Non-technical founders have an advantage here: coding is alien. Confusing. Hard. This orients their mind to the correct focus: do the minimal amount of work in order to achieve something useful for your users. As a technical founder, you need to figure out how to be similarly lazy. If you have a startup, your job is to grow revenue. Not write code. You’re writing code because that helps you get revenue. Companies incinerate money, and your job is to generate more than you burn. You generate it by making something people want.

A Collection of Façades

The most metabolically efficient pathway to revenue is to put the most barebones-y thing you have in front of users as quickly as possible. Like a studio set with fake doors, your product shouldn’t be complete at first. Good founders will often collect revenue before they’ve built anything[2]. Bill Gates famously did this when starting Microsoft.

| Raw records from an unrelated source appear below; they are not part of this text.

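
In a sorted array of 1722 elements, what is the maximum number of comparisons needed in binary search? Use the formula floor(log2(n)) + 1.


Binary search halves the search space each step.
Maximum comparisons = floor(log2(1722)) + 1
log2(1722) = 10.7499
floor(log2(1722)) = 10, so 10 + 1 = 11
Final answer: 11


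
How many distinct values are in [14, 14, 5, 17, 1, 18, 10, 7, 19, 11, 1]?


List all unique values:
Distinct values: [1, 5, 7, 10, 11, 14, 17, 18, 19]
Count = 9
Final answer: 9


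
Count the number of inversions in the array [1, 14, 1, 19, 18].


For each element, count the later elements that are smaller than it:
  1 (index 0): smaller elements after it = [] -> 0
  14 (index 1): smaller elements after it = [1] -> 1
  1 (index 2): smaller elements after it = [] -> 0
  19 (index 3): smaller elements after it = [18] -> 1
Total inversions = 0 + 1 + 0 + 1 = 2
Final answer: 2


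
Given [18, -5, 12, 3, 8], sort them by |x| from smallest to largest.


Compute absolute values:
  |18| = 18
  |-5| = 5
  |12| = 12
  |3| = 3
  |8| = 8
Absolute values in increasing order: 3 < 5 < 8 < 12 < 18
Listing the original numbers in that order gives the answer.
Final answer: [3, -5, 8, 12, 18]


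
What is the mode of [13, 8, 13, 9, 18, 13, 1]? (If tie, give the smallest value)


Count the frequency of each value:
  1 appears 1 time(s)
  8 appears 1 time(s)
  9 appears 1 time(s)
  13 appears 3 time(s)
  18 appears 1 time(s)
Maximum frequency is 3.
Only 13 reaches that frequency, so it is the mode.
Final answer: 13


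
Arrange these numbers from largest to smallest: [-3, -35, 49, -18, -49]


Original list: [-3, -35, 49, -18, -49]
Repeatedly take the largest remaining element:
  Remaining [-3, -35, 49, -18, -49] -> largest is 49
  Remaining [-3, -35, -18, -49] -> largest is -3
  Remaining [-35, -18, -49] -> largest is -18
  Remaining [-35, -49] -> largest is -35
  Remaining [-49] -> largest is -49
Collecting the picks in order gives the descending list.
Final answer: [49, -3, -18, -35, -49]


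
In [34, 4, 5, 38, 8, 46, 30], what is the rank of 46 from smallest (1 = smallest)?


Sort ascending: [4, 5, 8, 30, 34, 38, 46]
Find 46 in the sorted list.
46 is at position 7 (1-indexed).
Final answer: 7


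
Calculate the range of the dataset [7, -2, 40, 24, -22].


Maximum value: 40
Minimum value: -22
Range = 40 - (-22) = 62
Final answer: 62


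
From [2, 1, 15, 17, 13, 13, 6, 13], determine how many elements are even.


Check each element:
  2 is even
  1 is odd
  15 is odd
  17 is odd
  13 is odd
  13 is odd
  6 is even
  13 is odd
Evens: [2, 6]
Count of evens = 2
Final answer: 2


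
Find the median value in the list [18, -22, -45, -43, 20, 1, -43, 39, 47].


First, sort the list: [-45, -43, -43, -22, 1, 18, 20, 39, 47]
The list has 9 elements (odd count).
The middle index is 4 (0-based), and the element there is 1.
Final answer: 1


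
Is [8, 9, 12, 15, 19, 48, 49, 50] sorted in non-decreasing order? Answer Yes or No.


Check consecutive pairs:
  8 <= 9? True
  9 <= 12? True
  12 <= 15? True
  15 <= 19? True
  19 <= 48? True
  48 <= 49? True
  49 <= 50? True
Every consecutive pair is in order, so the list is non-decreasing.
Final answer: Yes


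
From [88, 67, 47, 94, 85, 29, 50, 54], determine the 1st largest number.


Sort descending: [94, 88, 85, 67, 54, 50, 47, 29]
The 1st element (1-indexed) is at index 0.
Value = 94
Final answer: 94


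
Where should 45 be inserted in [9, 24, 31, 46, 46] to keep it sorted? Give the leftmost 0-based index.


List is sorted: [9, 24, 31, 46, 46]
We need the leftmost position where 45 can be inserted, i.e. the first index whose element is >= 45 (or the end of the list if none is).
Binary search with low=0, high=5 (0-based indices):
  low=0, high=5, mid=2: a[2]=31 < 45, so low = 3
  low=3, high=5, mid=4: a[4]=46 >= 45, so high = 4
  low=3, high=4, mid=3: a[3]=46 >= 45, so high = 3
Now low = high = 3, so the insertion index is 3.
Final answer: 3


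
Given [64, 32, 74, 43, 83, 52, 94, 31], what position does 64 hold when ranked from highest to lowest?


Sort descending: [94, 83, 74, 64, 52, 43, 32, 31]
Find 64 in the sorted list.
64 is at position 4.
Final answer: 4


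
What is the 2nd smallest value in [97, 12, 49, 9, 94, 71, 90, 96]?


Sort ascending: [9, 12, 49, 71, 90, 94, 96, 97]
The 2nd element (1-indexed) is at index 1.
Value = 12
Final answer: 12


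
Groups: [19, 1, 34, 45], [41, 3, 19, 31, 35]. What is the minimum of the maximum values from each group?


Find max of each group:
  Group 1: [19, 1, 34, 45] -> max = 45
  Group 2: [41, 3, 19, 31, 35] -> max = 41
Maxes: [45, 41]
Minimum of maxes = 41
Final answer: 41


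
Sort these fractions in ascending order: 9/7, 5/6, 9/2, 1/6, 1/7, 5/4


Convert to decimal for comparison:
  9/7 = 1.2857
  5/6 = 0.8333
  9/2 = 4.5
  1/6 = 0.1667
  1/7 = 0.1429
  5/4 = 1.25
Decimals in increasing order: 0.1429 < 0.1667 < 0.8333 < 1.25 < 1.2857 < 4.5
Writing each back as its fraction gives the sorted order.
Final answer: 1/7, 1/6, 5/6, 5/4, 9/7, 9/2


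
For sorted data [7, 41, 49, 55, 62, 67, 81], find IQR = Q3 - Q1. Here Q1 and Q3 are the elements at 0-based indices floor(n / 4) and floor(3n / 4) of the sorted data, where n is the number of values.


The data has n = 7 elements.
Q1 index = floor(7 / 4) = floor(1.75) = 1; Q3 index = floor(3 * 7 / 4) = floor(5.25) = 5
Q1 = element at index 1 = 41
Q3 = element at index 5 = 67
IQR = 67 - 41 = 26
Final answer: 26


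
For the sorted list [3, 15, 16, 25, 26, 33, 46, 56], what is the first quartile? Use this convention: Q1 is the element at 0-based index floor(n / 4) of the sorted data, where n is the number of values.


The list has n = 8 elements.
Q1 index = floor(8 / 4) = floor(2) = 2
Counting from index 0 in the sorted data, the element at index 2 is 16.
Final answer: 16


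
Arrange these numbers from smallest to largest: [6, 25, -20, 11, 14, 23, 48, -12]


Original list: [6, 25, -20, 11, 14, 23, 48, -12]
Repeatedly take the smallest remaining element:
  Remaining [6, 25, -20, 11, 14, 23, 48, -12] -> smallest is -20
  Remaining [6, 25, 11, 14, 23, 48, -12] -> smallest is -12
  Remaining [6, 25, 11, 14, 23, 48] -> smallest is 6
  Remaining [25, 11, 14, 23, 48] -> smallest is 11
  Remaining [25, 14, 23, 48] -> smallest is 14
  Remaining [25, 23, 48] -> smallest is 23
  Remaining [25, 48] -> smallest is 25
  Remaining [48] -> smallest is 48
Collecting the picks in order gives the sorted list.
Final answer: [-20, -12, 6, 11, 14, 23, 25, 48]


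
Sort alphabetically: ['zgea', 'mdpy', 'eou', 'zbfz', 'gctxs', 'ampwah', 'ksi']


Compare strings character by character (the first differing letter decides):
  'ampwah' < 'eou' since 'a' < 'e' at position 1
  'eou' < 'gctxs' since 'e' < 'g' at position 1
  'gctxs' < 'ksi' since 'g' < 'k' at position 1
  'ksi' < 'mdpy' since 'k' < 'm' at position 1
  'mdpy' < 'zbfz' since 'm' < 'z' at position 1
  'zbfz' < 'zgea' since 'b' < 'g' at position 2
Chaining these comparisons gives the alphabetical order.
Final answer: ['ampwah', 'eou', 'gctxs', 'ksi', 'mdpy', 'zbfz', 'zgea']


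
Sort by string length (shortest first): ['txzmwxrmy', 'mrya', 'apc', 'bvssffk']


Compute lengths:
  'txzmwxrmy' has length 9
  'mrya' has length 4
  'apc' has length 3
  'bvssffk' has length 7
Lengths in increasing order: 3 < 4 < 7 < 9
Listing the words in that order gives the answer.
Final answer: ['apc', 'mrya', 'bvssffk', 'txzmwxrmy']


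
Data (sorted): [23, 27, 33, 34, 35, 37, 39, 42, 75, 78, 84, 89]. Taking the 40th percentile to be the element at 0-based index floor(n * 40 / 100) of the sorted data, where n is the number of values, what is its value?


The dataset has n = 12 elements.
Index = floor(12 * 40 / 100) = floor(480 / 100) = floor(4.8) = 4
Counting from index 0 in the sorted data, the element at index 4 is 35.
Final answer: 35


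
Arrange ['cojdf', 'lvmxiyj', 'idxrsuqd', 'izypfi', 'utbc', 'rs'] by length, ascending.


Compute lengths:
  'cojdf' has length 5
  'lvmxiyj' has length 7
  'idxrsuqd' has length 8
  'izypfi' has length 6
  'utbc' has length 4
  'rs' has length 2
Lengths in increasing order: 2 < 4 < 5 < 6 < 7 < 8
Listing the words in that order gives the answer.
Final answer: ['rs', 'utbc', 'cojdf', 'izypfi', 'lvmxiyj', 'idxrsuqd']


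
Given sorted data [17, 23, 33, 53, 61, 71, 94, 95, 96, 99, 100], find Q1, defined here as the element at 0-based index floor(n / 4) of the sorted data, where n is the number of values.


The list has n = 11 elements.
Q1 index = floor(11 / 4) = floor(2.75) = 2
Counting from index 0 in the sorted data, the element at index 2 is 33.
Final answer: 33


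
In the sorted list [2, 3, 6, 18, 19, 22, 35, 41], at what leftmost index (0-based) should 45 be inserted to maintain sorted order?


List is sorted: [2, 3, 6, 18, 19, 22, 35, 41]
We need the leftmost position where 45 can be inserted, i.e. the first index whose element is >= 45 (or the end of the list if none is).
Binary search with low=0, high=8 (0-based indices):
  low=0, high=8, mid=4: a[4]=19 < 45, so low = 5
  low=5, high=8, mid=6: a[6]=35 < 45, so low = 7
  low=7, high=8, mid=7: a[7]=41 < 45, so low = 8
Now low = high = 8, so the insertion index is 8.
Final answer: 8


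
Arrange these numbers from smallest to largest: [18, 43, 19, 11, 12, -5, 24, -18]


Original list: [18, 43, 19, 11, 12, -5, 24, -18]
Repeatedly take the smallest remaining element:
  Remaining [18, 43, 19, 11, 12, -5, 24, -18] -> smallest is -18
  Remaining [18, 43, 19, 11, 12, -5, 24] -> smallest is -5
  Remaining [18, 43, 19, 11, 12, 24] -> smallest is 11
  Remaining [18, 43, 19, 12, 24] -> smallest is 12
  Remaining [18, 43, 19, 24] -> smallest is 18
  Remaining [43, 19, 24] -> smallest is 19
  Remaining [43, 24] -> smallest is 24
  Remaining [43] -> smallest is 43
Collecting the picks in order gives the sorted list.
Final answer: [-18, -5, 11, 12, 18, 19, 24, 43]


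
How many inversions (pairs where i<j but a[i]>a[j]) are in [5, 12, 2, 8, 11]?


For each element, count the later elements that are smaller than it:
  5 (index 0): smaller elements after it = [2] -> 1
  12 (index 1): smaller elements after it = [2, 8, 11] -> 3
  2 (index 2): smaller elements after it = [] -> 0
  8 (index 3): smaller elements after it = [] -> 0
Total inversions = 1 + 3 + 0 + 0 = 4
Final answer: 4


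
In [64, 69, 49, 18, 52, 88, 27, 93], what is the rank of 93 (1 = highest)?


Sort descending: [93, 88, 69, 64, 52, 49, 27, 18]
Find 93 in the sorted list.
93 is at position 1.
Final answer: 1


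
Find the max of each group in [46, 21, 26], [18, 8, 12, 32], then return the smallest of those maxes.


Find max of each group:
  Group 1: [46, 21, 26] -> max = 46
  Group 2: [18, 8, 12, 32] -> max = 32
Maxes: [46, 32]
Minimum of maxes = 32
Final answer: 32


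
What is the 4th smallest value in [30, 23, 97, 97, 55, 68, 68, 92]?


Sort ascending: [23, 30, 55, 68, 68, 92, 97, 97]
The 4th element (1-indexed) is at index 3.
Value = 68
Final answer: 68


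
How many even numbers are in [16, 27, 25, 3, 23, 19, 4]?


Check each element:
  16 is even
  27 is odd
  25 is odd
  3 is odd
  23 is odd
  19 is odd
  4 is even
Evens: [16, 4]
Count of evens = 2
Final answer: 2


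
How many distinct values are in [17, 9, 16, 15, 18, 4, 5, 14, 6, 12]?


List all unique values:
Distinct values: [4, 5, 6, 9, 12, 14, 15, 16, 17, 18]
Count = 10
Final answer: 10


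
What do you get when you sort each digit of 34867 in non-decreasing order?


The number 34867 has digits: 3, 4, 8, 6, 7
Sorted: 3, 4, 6, 7, 8
Joining the sorted digits gives the result.
Final answer: 34678


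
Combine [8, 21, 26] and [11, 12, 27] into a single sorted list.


List A: [8, 21, 26]
List B: [11, 12, 27]
Repeatedly compare the front elements and take the smaller:
  8 vs 11 -> take 8
  21 vs 11 -> take 11
  21 vs 12 -> take 12
  21 vs 27 -> take 21
  26 vs 27 -> take 26
  A is exhausted; append the rest of B: [27]
Final answer: [8, 11, 12, 21, 26, 27]


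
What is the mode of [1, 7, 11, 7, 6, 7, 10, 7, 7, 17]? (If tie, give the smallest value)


Count the frequency of each value:
  1 appears 1 time(s)
  6 appears 1 time(s)
  7 appears 5 time(s)
  10 appears 1 time(s)
  11 appears 1 time(s)
  17 appears 1 time(s)
Maximum frequency is 5.
Only 7 reaches that frequency, so it is the mode.
Final answer: 7


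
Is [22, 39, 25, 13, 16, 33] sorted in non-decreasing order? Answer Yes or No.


Check consecutive pairs:
  22 <= 39? True
  39 <= 25? False
  25 <= 13? False
  13 <= 16? True
  16 <= 33? True
2 consecutive pair(s) are out of order, so the list is not sorted.
Final answer: No


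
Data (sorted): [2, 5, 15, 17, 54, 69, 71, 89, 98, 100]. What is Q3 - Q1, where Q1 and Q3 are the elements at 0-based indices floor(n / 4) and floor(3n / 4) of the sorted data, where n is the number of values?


The data has n = 10 elements.
Q1 index = floor(10 / 4) = floor(2.5) = 2; Q3 index = floor(3 * 10 / 4) = floor(7.5) = 7
Q1 = element at index 2 = 15
Q3 = element at index 7 = 89
IQR = 89 - 15 = 74
Final answer: 74


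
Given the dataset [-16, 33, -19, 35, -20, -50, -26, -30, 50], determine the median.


First, sort the list: [-50, -30, -26, -20, -19, -16, 33, 35, 50]
The list has 9 elements (odd count).
The middle index is 4 (0-based), and the element there is -19.
Final answer: -19


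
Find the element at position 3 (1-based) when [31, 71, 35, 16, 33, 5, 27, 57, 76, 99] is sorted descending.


Sort descending: [99, 76, 71, 57, 35, 33, 31, 27, 16, 5]
The 3rd element (1-indexed) is at index 2.
Value = 71
Final answer: 71


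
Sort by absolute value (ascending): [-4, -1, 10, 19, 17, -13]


Compute absolute values:
  |-4| = 4
  |-1| = 1
  |10| = 10
  |19| = 19
  |17| = 17
  |-13| = 13
Absolute values in increasing order: 1 < 4 < 10 < 13 < 17 < 19
Listing the original numbers in that order gives the answer.
Final answer: [-1, -4, 10, -13, 17, 19]


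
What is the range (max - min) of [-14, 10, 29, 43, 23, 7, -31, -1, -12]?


Maximum value: 43
Minimum value: -31
Range = 43 - (-31) = 74
Final answer: 74


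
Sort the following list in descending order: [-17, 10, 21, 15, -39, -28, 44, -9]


Original list: [-17, 10, 21, 15, -39, -28, 44, -9]
Repeatedly take the largest remaining element:
  Remaining [-17, 10, 21, 15, -39, -28, 44, -9] -> largest is 44
  Remaining [-17, 10, 21, 15, -39, -28, -9] -> largest is 21
  Remaining [-17, 10, 15, -39, -28, -9] -> largest is 15
  Remaining [-17, 10, -39, -28, -9] -> largest is 10
  Remaining [-17, -39, -28, -9] -> largest is -9
  Remaining [-17, -39, -28] -> largest is -17
  Remaining [-39, -28] -> largest is -28
  Remaining [-39] -> largest is -39
Collecting the picks in order gives the descending list.
Final answer: [44, 21, 15, 10, -9, -17, -28, -39]


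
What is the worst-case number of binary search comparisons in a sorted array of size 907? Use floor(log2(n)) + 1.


Binary search halves the search space each step.
Maximum comparisons = floor(log2(907)) + 1
log2(907) = 9.825
floor(log2(907)) = 9, so 9 + 1 = 10
Final answer: 10


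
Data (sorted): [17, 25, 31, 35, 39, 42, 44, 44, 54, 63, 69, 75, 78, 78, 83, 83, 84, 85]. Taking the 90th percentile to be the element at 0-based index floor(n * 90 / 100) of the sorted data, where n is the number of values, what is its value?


The dataset has n = 18 elements.
Index = floor(18 * 90 / 100) = floor(1620 / 100) = floor(16.2) = 16
Counting from index 0 in the sorted data, the element at index 16 is 84.
Final answer: 84


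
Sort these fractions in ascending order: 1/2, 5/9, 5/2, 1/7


Convert to decimal for comparison:
  1/2 = 0.5
  5/9 = 0.5556
  5/2 = 2.5
  1/7 = 0.1429
Decimals in increasing order: 0.1429 < 0.5 < 0.5556 < 2.5
Writing each back as its fraction gives the sorted order.
Final answer: 1/7, 1/2, 5/9, 5/2


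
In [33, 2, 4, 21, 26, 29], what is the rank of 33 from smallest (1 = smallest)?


Sort ascending: [2, 4, 21, 26, 29, 33]
Find 33 in the sorted list.
33 is at position 6 (1-indexed).
Final answer: 6


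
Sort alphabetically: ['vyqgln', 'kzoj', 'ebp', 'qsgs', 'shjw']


Compare strings character by character (the first differing letter decides):
  'ebp' < 'kzoj' since 'e' < 'k' at position 1
  'kzoj' < 'qsgs' since 'k' < 'q' at position 1
  'qsgs' < 'shjw' since 'q' < 's' at position 1
  'shjw' < 'vyqgln' since 's' < 'v' at position 1
Chaining these comparisons gives the alphabetical order.
Final answer: ['ebp', 'kzoj', 'qsgs', 'shjw', 'vyqgln']


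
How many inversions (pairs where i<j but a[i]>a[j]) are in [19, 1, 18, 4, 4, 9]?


For each element, count the later elements that are smaller than it:
  19 (index 0): smaller elements after it = [1, 18, 4, 4, 9] -> 5
  1 (index 1): smaller elements after it = [] -> 0
  18 (index 2): smaller elements after it = [4, 4, 9] -> 3
  4 (index 3): smaller elements after it = [] -> 0
  4 (index 4): smaller elements after it = [] -> 0
Total inversions = 5 + 0 + 3 + 0 + 0 = 8
Final answer: 8


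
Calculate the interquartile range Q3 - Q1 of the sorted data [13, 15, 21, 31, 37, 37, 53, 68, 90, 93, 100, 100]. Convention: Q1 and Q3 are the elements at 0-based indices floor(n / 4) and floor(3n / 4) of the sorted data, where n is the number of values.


The data has n = 12 elements.
Q1 index = floor(12 / 4) = floor(3) = 3; Q3 index = floor(3 * 12 / 4) = floor(9) = 9
Q1 = element at index 3 = 31
Q3 = element at index 9 = 93
IQR = 93 - 31 = 62
Final answer: 62


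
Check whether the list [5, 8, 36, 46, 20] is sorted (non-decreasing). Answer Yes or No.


Check consecutive pairs:
  5 <= 8? True
  8 <= 36? True
  36 <= 46? True
  46 <= 20? False
1 consecutive pair(s) are out of order, so the list is not sorted.
Final answer: No


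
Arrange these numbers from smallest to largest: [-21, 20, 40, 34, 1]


Original list: [-21, 20, 40, 34, 1]
Repeatedly take the smallest remaining element:
  Remaining [-21, 20, 40, 34, 1] -> smallest is -21
  Remaining [20, 40, 34, 1] -> smallest is 1
  Remaining [20, 40, 34] -> smallest is 20
  Remaining [40, 34] -> smallest is 34
  Remaining [40] -> smallest is 40
Collecting the picks in order gives the sorted list.
Final answer: [-21, 1, 20, 34, 40]


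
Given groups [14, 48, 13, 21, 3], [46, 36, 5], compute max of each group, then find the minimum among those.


Find max of each group:
  Group 1: [14, 48, 13, 21, 3] -> max = 48
  Group 2: [46, 36, 5] -> max = 46
Maxes: [48, 46]
Minimum of maxes = 46
Final answer: 46


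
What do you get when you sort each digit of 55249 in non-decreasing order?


The number 55249 has digits: 5, 5, 2, 4, 9
Sorted: 2, 4, 5, 5, 9
Joining the sorted digits gives the result.
Final answer: 24559


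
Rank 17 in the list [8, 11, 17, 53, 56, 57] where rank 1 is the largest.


Sort descending: [57, 56, 53, 17, 11, 8]
Find 17 in the sorted list.
17 is at position 4.
Final answer: 4


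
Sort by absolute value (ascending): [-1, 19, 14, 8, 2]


Compute absolute values:
  |-1| = 1
  |19| = 19
  |14| = 14
  |8| = 8
  |2| = 2
Absolute values in increasing order: 1 < 2 < 8 < 14 < 19
Listing the original numbers in that order gives the answer.
Final answer: [-1, 2, 8, 14, 19]


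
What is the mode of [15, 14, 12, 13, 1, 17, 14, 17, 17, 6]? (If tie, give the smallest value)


Count the frequency of each value:
  1 appears 1 time(s)
  6 appears 1 time(s)
  12 appears 1 time(s)
  13 appears 1 time(s)
  14 appears 2 time(s)
  15 appears 1 time(s)
  17 appears 3 time(s)
Maximum frequency is 3.
Only 17 reaches that frequency, so it is the mode.
Final answer: 17


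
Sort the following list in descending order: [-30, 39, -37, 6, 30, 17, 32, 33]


Original list: [-30, 39, -37, 6, 30, 17, 32, 33]
Repeatedly take the largest remaining element:
  Remaining [-30, 39, -37, 6, 30, 17, 32, 33] -> largest is 39
  Remaining [-30, -37, 6, 30, 17, 32, 33] -> largest is 33
  Remaining [-30, -37, 6, 30, 17, 32] -> largest is 32
  Remaining [-30, -37, 6, 30, 17] -> largest is 30
  Remaining [-30, -37, 6, 17] -> largest is 17
  Remaining [-30, -37, 6] -> largest is 6
  Remaining [-30, -37] -> largest is -30
  Remaining [-37] -> largest is -37
Collecting the picks in order gives the descending list.
Final answer: [39, 33, 32, 30, 17, 6, -30, -37]


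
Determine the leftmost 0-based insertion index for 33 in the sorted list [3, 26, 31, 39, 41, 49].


List is sorted: [3, 26, 31, 39, 41, 49]
We need the leftmost position where 33 can be inserted, i.e. the first index whose element is >= 33 (or the end of the list if none is).
Binary search with low=0, high=6 (0-based indices):
  low=0, high=6, mid=3: a[3]=39 >= 33, so high = 3
  low=0, high=3, mid=1: a[1]=26 < 33, so low = 2
  low=2, high=3, mid=2: a[2]=31 < 33, so low = 3
Now low = high = 3, so the insertion index is 3.
Final answer: 3


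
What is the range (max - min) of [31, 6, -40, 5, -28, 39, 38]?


Maximum value: 39
Minimum value: -40
Range = 39 - (-40) = 79
Final answer: 79


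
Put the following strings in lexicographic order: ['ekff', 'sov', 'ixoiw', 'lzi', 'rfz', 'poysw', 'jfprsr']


Compare strings character by character (the first differing letter decides):
  'ekff' < 'ixoiw' since 'e' < 'i' at position 1
  'ixoiw' < 'jfprsr' since 'i' < 'j' at position 1
  'jfprsr' < 'lzi' since 'j' < 'l' at position 1
  'lzi' < 'poysw' since 'l' < 'p' at position 1
  'poysw' < 'rfz' since 'p' < 'r' at position 1
  'rfz' < 'sov' since 'r' < 's' at position 1
Chaining these comparisons gives the alphabetical order.
Final answer: ['ekff', 'ixoiw', 'jfprsr', 'lzi', 'poysw', 'rfz', 'sov']


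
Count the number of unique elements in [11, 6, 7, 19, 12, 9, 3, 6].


List all unique values:
Distinct values: [3, 6, 7, 9, 11, 12, 19]
Count = 7
Final answer: 7


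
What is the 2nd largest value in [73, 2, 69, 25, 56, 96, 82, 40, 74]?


Sort descending: [96, 82, 74, 73, 69, 56, 40, 25, 2]
The 2nd element (1-indexed) is at index 1.
Value = 82
Final answer: 82


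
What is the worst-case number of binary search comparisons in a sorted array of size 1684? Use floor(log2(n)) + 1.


Binary search halves the search space each step.
Maximum comparisons = floor(log2(1684)) + 1
log2(1684) = 10.7177
floor(log2(1684)) = 10, so 10 + 1 = 11
Final answer: 11


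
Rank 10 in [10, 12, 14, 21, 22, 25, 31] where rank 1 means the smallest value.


Sort ascending: [10, 12, 14, 21, 22, 25, 31]
Find 10 in the sorted list.
10 is at position 1 (1-indexed).
Final answer: 1


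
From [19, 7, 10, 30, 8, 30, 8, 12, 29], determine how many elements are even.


Check each element:
  19 is odd
  7 is odd
  10 is even
  30 is even
  8 is even
  30 is even
  8 is even
  12 is even
  29 is odd
Evens: [10, 30, 8, 30, 8, 12]
Count of evens = 6
Final answer: 6


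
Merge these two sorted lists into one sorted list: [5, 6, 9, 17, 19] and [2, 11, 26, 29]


List A: [5, 6, 9, 17, 19]
List B: [2, 11, 26, 29]
Repeatedly compare the front elements and take the smaller:
  5 vs 2 -> take 2
  5 vs 11 -> take 5
  6 vs 11 -> take 6
  9 vs 11 -> take 9
  17 vs 11 -> take 11
  17 vs 26 -> take 17
  19 vs 26 -> take 19
  A is exhausted; append the rest of B: [26, 29]
Final answer: [2, 5, 6, 9, 11, 17, 19, 26, 29]


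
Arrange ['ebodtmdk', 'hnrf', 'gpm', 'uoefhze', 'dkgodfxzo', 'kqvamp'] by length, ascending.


Compute lengths:
  'ebodtmdk' has length 8
  'hnrf' has length 4
  'gpm' has length 3
  'uoefhze' has length 7
  'dkgodfxzo' has length 9
  'kqvamp' has length 6
Lengths in increasing order: 3 < 4 < 6 < 7 < 8 < 9
Listing the words in that order gives the answer.
Final answer: ['gpm', 'hnrf', 'kqvamp', 'uoefhze', 'ebodtmdk', 'dkgodfxzo']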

For example, suppose you’re trying to figure out if there’s a market for your enterprise product. I wouldn’t write a line of code. I’d start with sending an email to a few users with an animated GIF of a prototype. You can do that in an hour. Then you might try and onboard them manually. Sometimes you can even serve your customers with “low-code”-ware like Airtable and Zapier before you fire up Python or Swift.

“Almost There”

Post-launch another common mistake is the “just-one-more-feature” syndrome. “We’ll pay you if you build X”, they said. This is dangerous,. If you’re not careful, you’ll mistake a mountain for a StairMaster. There will be no end. You’ll realize what you’ve built just isn’t enough of a painkiller to pass through the checkout page. Can you get them to pay now, conditional on building X in 3 months?

Another lazier (and better) hack is to find different users that will be satisfied with your unpolished product than polish it for the giants. Christensen’s famous rebar story is a good model of how a worse product can be just as satisfying for a different customer base.

You want to develop the knack of traversing the laziest path forward, instead of the most intellectually satisfying. But it's hard to change behavior. It's hard to re-orient your mindset. Sometimes software can help you do that, just like Strava encourages more people to run. That's why we started Pioneer. If you want to push yourself to focus on product-market-fit, try it out: https://pioneer.app.


[1] Deceptively productive tasks are the most dangerous. Netflix isn’t a problem: you’ll self-regulate out of binging. It feels indulgent. Email is dangerous. It can be just as unproductive, but it feels virtuous. Don’t mistake activity for progress.

[2] Taken to extremes this can lead to vaporware, which is bad. Don’t do that.

[3] The most common bit of office hours feedback is questioning the question I’ve been asked. “Is that really what you should focus on?”. That’s a post for another time.